07-13-2013 08:12 AM
I have 1 subnet of IAPS around 20 X IAPs and 1 of the switch was faulty and no link to the 6 IAPs but there are power to these 6 APs. They are using static IP address they MESH up to the neighbor IAPs instead, anyway to disable the MESH on IAPs as my guess is that the neighbors APs are using the same subnet as our IAPs.
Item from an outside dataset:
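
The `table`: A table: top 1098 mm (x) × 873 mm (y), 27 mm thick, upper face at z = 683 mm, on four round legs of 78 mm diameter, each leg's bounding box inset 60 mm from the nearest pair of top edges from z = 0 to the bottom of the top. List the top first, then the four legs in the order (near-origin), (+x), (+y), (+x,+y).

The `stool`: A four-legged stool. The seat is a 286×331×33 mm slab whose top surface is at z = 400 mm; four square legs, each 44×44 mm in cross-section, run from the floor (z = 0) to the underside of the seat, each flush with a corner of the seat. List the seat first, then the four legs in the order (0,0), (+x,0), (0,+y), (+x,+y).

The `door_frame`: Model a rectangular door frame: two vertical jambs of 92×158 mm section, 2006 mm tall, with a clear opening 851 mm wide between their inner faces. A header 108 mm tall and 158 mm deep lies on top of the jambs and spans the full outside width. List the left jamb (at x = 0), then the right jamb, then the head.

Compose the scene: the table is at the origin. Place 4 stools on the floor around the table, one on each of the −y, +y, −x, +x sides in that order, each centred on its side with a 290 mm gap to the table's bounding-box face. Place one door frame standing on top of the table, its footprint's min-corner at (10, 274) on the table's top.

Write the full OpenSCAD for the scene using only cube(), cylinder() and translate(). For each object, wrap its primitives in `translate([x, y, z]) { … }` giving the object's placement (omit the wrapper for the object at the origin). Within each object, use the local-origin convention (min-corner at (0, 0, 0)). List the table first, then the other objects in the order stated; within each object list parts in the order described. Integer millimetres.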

Alternative is to change our IP address but hope we can disable the MESH instead.
07-13-2013 08:36 AM
By mistake the other day I find out that if you enable the extended SSID option it will disable the mesh link
Mesh_Portal_Upstairs# show ap mesh link No mesh supported in current mode
You could also try the no mesh but I'm not sure if that disables it
Lead Mobility Engineer @ Integration Partners
AMFX | ACMX | ACDX | ACCX | CWAP | CWDP | CWNA
10-07-2013 10:49 AM - edited 10-07-2013 04:22 PM
Are you confident in your observations?
This gives rise to a serious moment for reflection if what you claim is true: If Aruba's APs can mesh (always or by default) without performing robust peer authentication prior to forming/joining a mesh, it would be an epic security vulnerability in deployments. Think about the obvious implications that would flow from such behaviour... It could be exploited maliciously where there is intention to do so...
Had I noticed such an issue and was confident that it was not a misconfiguration or misunderstanding on my behalf, it would have driven me to go absolutely nuts at whoever supplied/supported my installation demanding answers, and yesterday. As well as requiring a fix, it would engender a whole host of wider questions for me.
You should definitely investigate this behaviour further. If it turns out to be true, Aruba would need to start a rapid security response process to the problem and issue a bulletin/notice to its customers.